Seperti cerita orang Kaili kebanyakan bahwa Lembah Palu dulunya adalah laut, karena laut sudah hampir mendekati Ulu Jadi, maka beliau memerintahkan anjingnya untuk mengejar  air  laut sampai  di  suatu  tempat disebut Salu panau atau Tasiburi.

Lantas apa hubungan dengan Desa Dalaka dengan Loli?

Pertanyaan ini sering muncul. Dua-duanya dikenal kampung penghasil kapuk, sama-sama memiliki kultur etnis yang sama, padahal secara geografis berada di tempat yang berbeda. Dalaka berada di arah barat Teluk Palu, luasnya dengan perbatasan garis pantai Teluk Palu hanya sekitar 1 km dan panjang dari tepi pantai ke pegunungan sekitar 9 km.

Kapuk sebagai identitas Loli dan Dalaka merupakan pusat penanaman pohon kapuk. Dulu, penduduknya mayoritas pengrajin kasur dan bantal hasilnya dipasarkan di Donggala dan Kota Palu. Bahkan sampai saat ini Dalaka masih diidentikkan dengan pusat pembuatan kasur dan bantal, walaupun kenyataan tanaman kapuk yang tumbuh tidak sebanyak dua dasawarsa lalu mencapai ratusan bahkan ribuan pohon kini terancam punah.

Penyebab punahnya pohon kapuk, tidak ada peremajaan, menyusul semakin sempitnya lahan dijadikan permukiman yang kian bertambah. Menurut mantan Kepala Desa Dalaka, Basyir, dulu hampir 90 persen di antara mereka berprofesi utama pembuat kasur dan bantal.

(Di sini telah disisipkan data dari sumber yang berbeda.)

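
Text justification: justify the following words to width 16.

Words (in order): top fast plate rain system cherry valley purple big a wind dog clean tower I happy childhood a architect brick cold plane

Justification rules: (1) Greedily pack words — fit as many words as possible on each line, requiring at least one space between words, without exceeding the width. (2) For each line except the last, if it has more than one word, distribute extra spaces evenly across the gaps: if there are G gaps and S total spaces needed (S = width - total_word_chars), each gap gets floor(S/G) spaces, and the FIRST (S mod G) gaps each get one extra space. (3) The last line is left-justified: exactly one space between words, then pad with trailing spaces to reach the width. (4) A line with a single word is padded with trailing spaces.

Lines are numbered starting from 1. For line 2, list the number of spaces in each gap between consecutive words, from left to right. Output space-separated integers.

Answer: 6

Derivation:
Line 1: ['top', 'fast', 'plate'] (min_width=14, slack=2)
Line 2: ['rain', 'system'] (min_width=11, slack=5)
Line 3: ['cherry', 'valley'] (min_width=13, slack=3)
Line 4: ['purple', 'big', 'a'] (min_width=12, slack=4)
Line 5: ['wind', 'dog', 'clean'] (min_width=14, slack=2)
Line 6: ['tower', 'I', 'happy'] (min_width=13, slack=3)
Line 7: ['childhood', 'a'] (min_width=11, slack=5)
Line 8: ['architect', 'brick'] (min_width=15, slack=1)
Line 9: ['cold', 'plane'] (min_width=10, slack=6)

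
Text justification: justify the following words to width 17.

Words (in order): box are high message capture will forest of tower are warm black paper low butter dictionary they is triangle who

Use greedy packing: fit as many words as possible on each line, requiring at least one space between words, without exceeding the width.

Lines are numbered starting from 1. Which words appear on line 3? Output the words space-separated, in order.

Line 1: ['box', 'are', 'high'] (min_width=12, slack=5)
Line 2: ['message', 'capture'] (min_width=15, slack=2)
Line 3: ['will', 'forest', 'of'] (min_width=14, slack=3)
Line 4: ['tower', 'are', 'warm'] (min_width=14, slack=3)
Line 5: ['black', 'paper', 'low'] (min_width=15, slack=2)
Line 6: ['butter', 'dictionary'] (min_width=17, slack=0)
Line 7: ['they', 'is', 'triangle'] (min_width=16, slack=1)
Line 8: ['who'] (min_width=3, slack=14)

Answer: will forest of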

Desa ini telah menjadikan kerajinan kapuk sebagai tradisi turun temurun sejak ratusan tahun, apalagi Dalaka tidak memiliki kebun kakao. Kecuali hanya tanah sawah yang luasnya sekitar 53 ha, kadang ditanami kacang tanah. Untuk mempertahankan identitas Dalaka pusat industri  kasur dan bantal yang terkenal, maka kebutuhan bahan baku kapuk sebagian didatangkan dari Provinsi Gorontalo sejak pertengahan dasawarsa 2000-an.

Menurut sumber lisan, penduduk Dalaka menjadi  pengrajin kasur kapuk dimulai sejak zaman Kerajaan Banawa  dipemerintah  Lamarauna  Pue Totua (1902-1930).

Ketika itu raja menyerahkan lahan yang masih kosong untuk ditempati penduduk berasal dari Kampung Loli (Loli Oge/Tasiburi) bagian dari kota pitunggota Kerajaan Banawa.

Secara historis asal-usul penduduk Dalaka  berasal dari Loli yang turun-temurun tetap menggunakan bahasa Kaili dialek Unde seperti halnya bahasa di Loli saat ini. Beberapa tahun lalu di Loli sering digelar sepak bola dengan nama Liga Unde, dimana salah satu club peserta berasal dari Dalaka.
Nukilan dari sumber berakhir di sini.